Como tem outras funções, o gene não poderia ser completamente
desativado, então foi usada a técnica conhecida como nocaute condicional
para que ele deixasse de funcionar apenas nessas células.
Em seguida, tanto os camundongos transgênicos, com o Blimp-1 deletado
no linfócito T, como os animais controle foram submetidos a um
procedimento que induz a alergia. Os pesquisadores injetaram doses de
ovoalbumina e, em seguida, introduziram a mesma substância no nariz
(intranasal) dos animais, resultando em doença inflamatória das vias
aéreas, isto é, alergia à proteína do ovo.
Ao analisarem a reação do organismo nos dois grupos de animais,
notaram que os camundongos sem o gene Blimp-1 sofriam muito mais os
efeitos da alergia do que os que tinham o gene.
“Embora ambos os grupos desenvolvam alergia, mostramos que há uma
inflamação pulmonar exacerbada nos pulmões dos animais que não têm
Blimp-1 no linfócito, comparado com os animais controle”, disse
Benevides.
Demonstrado o papel do Blimp-1 na inflamação, os pesquisadores então
criaram uma forma de superexpressar o gene.

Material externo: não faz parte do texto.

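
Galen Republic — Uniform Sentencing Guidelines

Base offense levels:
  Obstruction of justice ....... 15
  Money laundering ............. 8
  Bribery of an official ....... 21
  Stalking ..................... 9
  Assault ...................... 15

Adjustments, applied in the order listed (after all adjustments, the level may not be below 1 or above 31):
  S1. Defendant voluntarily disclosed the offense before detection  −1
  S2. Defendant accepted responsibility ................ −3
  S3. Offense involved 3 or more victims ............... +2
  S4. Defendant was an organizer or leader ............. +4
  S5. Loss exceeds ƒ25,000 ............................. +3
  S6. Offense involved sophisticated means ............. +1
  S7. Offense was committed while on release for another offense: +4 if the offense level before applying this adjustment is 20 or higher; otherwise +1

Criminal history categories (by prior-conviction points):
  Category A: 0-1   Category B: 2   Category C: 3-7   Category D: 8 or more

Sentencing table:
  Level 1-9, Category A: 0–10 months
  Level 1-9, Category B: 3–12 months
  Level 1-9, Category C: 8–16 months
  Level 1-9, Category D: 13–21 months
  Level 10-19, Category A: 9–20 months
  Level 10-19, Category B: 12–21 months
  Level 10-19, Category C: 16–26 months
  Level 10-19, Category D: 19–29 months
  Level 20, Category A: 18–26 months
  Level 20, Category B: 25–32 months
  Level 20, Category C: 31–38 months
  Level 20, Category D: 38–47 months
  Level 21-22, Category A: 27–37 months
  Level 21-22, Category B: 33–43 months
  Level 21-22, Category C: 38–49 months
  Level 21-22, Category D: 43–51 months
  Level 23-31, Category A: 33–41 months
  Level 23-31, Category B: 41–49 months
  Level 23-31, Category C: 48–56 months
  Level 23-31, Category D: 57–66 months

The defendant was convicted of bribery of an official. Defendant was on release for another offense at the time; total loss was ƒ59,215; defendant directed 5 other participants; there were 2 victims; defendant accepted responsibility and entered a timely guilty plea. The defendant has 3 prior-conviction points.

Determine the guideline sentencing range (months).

Base offense level for bribery of an official: 21.
S1 does not apply.
S2 applies: 21 − 3 = 18.
S4 applies: 18 + 4 = 22.
S5 applies: 22 + 3 = 25.
S6 does not apply.
S7 applies (level before this adjustment is 25 ≥ 20, so +4): 25 + 4 = 29.
Final offense level: 29.
Criminal history: 3 prior points → Category C (3-7).
Level 29 falls in the 23-31 band.
Grid: Level 23-31 × Category C = 48-56 months.

48-56 months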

Dessa maneira, poderiam
verificar se a quantidade exacerbada de proteína que ele passaria a
produzir teria um efeito inibidor da citocina IL-9.
Eles então coletaram amostras de células mononucleares do sangue
periférico de humanos, bastante utilizadas em estudos de imunologia.

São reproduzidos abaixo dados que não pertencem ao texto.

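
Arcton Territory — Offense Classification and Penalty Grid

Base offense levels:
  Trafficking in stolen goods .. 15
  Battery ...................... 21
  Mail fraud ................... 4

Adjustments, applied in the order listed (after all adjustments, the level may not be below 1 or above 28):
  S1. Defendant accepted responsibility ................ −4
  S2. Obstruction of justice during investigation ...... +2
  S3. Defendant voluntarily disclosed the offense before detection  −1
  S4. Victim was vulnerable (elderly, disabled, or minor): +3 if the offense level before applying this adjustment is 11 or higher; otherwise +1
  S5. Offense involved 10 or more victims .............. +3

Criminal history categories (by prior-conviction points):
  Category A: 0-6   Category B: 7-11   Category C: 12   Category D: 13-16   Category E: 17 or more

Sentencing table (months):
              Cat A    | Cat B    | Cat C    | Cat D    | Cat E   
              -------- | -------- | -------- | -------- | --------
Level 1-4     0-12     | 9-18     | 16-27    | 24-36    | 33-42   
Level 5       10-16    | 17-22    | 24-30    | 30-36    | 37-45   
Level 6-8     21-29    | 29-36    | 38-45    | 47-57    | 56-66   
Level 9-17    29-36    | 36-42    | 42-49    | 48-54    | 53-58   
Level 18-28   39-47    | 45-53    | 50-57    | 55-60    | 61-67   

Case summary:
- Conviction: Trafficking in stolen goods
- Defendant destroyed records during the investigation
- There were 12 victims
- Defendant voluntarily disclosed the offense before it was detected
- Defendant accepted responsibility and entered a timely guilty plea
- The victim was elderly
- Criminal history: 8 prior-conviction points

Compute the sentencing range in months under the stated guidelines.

45-53 months

Base offense level for trafficking in stolen goods: 15.
S1 applies: 15 − 4 = 11.
S2 applies: 11 + 2 = 13.
S3 applies: 13 − 1 = 12.
S4 applies (level before this adjustment is 12 ≥ 11, so +3): 12 + 3 = 15.
S5 applies: 15 + 3 = 18.
Final offense level: 18.
Criminal history: 8 prior points → Category B (7-11).
Level 18 falls in the 18-28 band.
Grid: Level 18-28 × Category B = 45-53 months.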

Foram coletadas amostras de pessoas saudáveis e de portadores de asma
alérgica.
As células de sangue receberam um vírus inócuo ou contendo o gene
Blimp-1, que passou a fazer parte da cadeia de DNA das células. Tanto
nas células de pessoas saudáveis como nas das asmáticas, o Blimp-1
passou a produzir proteína de forma exacerbada e inibiu a produção de
TH9, produtor de IL-9.
Embora a expressão do IL-9 tenha ocorrido nas células de pacientes
saudáveis e com asma, foi muito maior nas dos asmáticos. O mesmo
resultado foi observado num experimento similar com células de
camundongos.
Uso em outras doenças
A partir desses dados, o grupo pretende construir drogas ou fármacos
que possam induzir a expressão de Blimp-1 para controlar as células TH9.

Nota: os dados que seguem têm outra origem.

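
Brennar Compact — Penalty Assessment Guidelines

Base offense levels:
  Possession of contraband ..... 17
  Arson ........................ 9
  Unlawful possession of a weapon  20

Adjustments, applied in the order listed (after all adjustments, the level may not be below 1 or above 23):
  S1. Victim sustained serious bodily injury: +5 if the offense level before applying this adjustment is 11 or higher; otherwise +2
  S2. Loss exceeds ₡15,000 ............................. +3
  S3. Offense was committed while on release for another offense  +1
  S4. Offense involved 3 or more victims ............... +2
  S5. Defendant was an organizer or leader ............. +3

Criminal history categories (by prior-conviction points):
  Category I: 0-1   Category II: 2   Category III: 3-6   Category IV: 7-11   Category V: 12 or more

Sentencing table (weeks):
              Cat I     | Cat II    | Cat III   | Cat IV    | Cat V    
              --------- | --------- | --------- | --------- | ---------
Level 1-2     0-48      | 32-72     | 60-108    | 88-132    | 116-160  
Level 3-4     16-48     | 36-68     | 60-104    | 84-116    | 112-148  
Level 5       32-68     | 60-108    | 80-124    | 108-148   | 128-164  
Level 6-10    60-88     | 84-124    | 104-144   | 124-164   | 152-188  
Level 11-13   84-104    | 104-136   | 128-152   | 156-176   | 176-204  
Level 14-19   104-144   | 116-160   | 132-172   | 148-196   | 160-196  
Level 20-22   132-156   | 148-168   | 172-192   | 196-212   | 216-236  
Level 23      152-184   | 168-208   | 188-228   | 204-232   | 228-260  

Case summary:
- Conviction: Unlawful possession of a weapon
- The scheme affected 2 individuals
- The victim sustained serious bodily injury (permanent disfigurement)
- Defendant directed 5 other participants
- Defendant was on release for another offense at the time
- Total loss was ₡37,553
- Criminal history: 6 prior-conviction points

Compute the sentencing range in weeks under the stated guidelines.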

“Estamos testando o papel na regulação de células TH9 em outros modelos
experimentais, como em tumores, mais ainda é cedo para tirar qualquer
conclusão”, disse Benevides.
No caso de tipos de câncer como o melanoma, ensaios preliminares
ainda não publicados mostraram que, quando há uma diminuição da
expressão do Blimp-1, o aumento resultante do TH9 proporciona uma
diminuição do tumor.
Por isso, um eventual medicamento contra câncer advindo da pesquisa
inibiria a expressão do Blimp-1, enquanto para asma e doenças autoimunes
ele deve aumentar essa expressão.
“A descoberta mais importante é a de uma nova função de um fator de
transcrição que já era conhecido, mas que agora sabemos que é capaz
também de inibir a diferenciação dos linfócitos T produtores de IL-9.
Isso abre uma perspectiva para estudar várias doenças em que as células
TH9 estão envolvidas”, disse Benevides.
O artigo B lymphocyte–induced maturation protein 1 controls TH9 cell development, IL-9 production, and allergic inflammation (doi:
10.1016/j.jaci.2018.06.046), de Luciana Benevides, Renata Sesti Costa,
Lucas Alves Tavares, Momtchilo Russo, Gislâine A. Martins, Luis Lamberti
P. da Silva, Luisa Karla de Paula Arruda, Fernando Q. Cunha, Vanessa
Carregaro e João Santana Silva, pode ser lido em: www.jacionline.org/article/S0091-6749(18)31131-X/abstract.